Following the end of polling, 1000-1500 opposition supporters, mostly young, assembled outside the headquarters of the Central Electoral Committee on Minsk’s October Square for an unapproved demonstration together with opposition leaders Alexander Kozulin and Alexander Milinkevich and a large foreign press contingent.

Among the crowd were an Orange-style youth group called Young Guard who pitched symbolic tents on the square, reminiscent of the tent cities of Ukraine’s Orange Revolution in 2004. Young Guard chanted for an end to the Lukashenko regime.

Young Guard members however refused to comments on ties to organization in the Ukraine.

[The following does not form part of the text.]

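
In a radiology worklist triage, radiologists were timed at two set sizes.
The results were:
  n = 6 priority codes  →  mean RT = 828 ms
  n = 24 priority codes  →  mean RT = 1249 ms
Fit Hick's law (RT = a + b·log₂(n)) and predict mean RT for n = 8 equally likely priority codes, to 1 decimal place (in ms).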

With no police presence anywhere to be seen, the Young Guard lit flares, hoisted flags and led the rally on an colourful unapproved march down Minsk’s main street, Independence Prospect, even pausing provocatively in front of the feared KGB headquarters. They then proceeded to the Government building on Lenin Square, where they called for the release of a number of political prisoners.

With still no single policeman in sight, the demonstrators marched back up to October square where they were addressed by Kozulin, who asked them to disperse peacefully.

In comments made to bne during the demonstration, Kozulin, recently released from jail, expressed fears that the West could lower its demands of Belarus regarding human rights and democracy in exchange for Belarus moving away from its close alliance with Russia.

“The danger exists, especially after the Georgian conflict. Lukashenko knows to exploit it,” he said.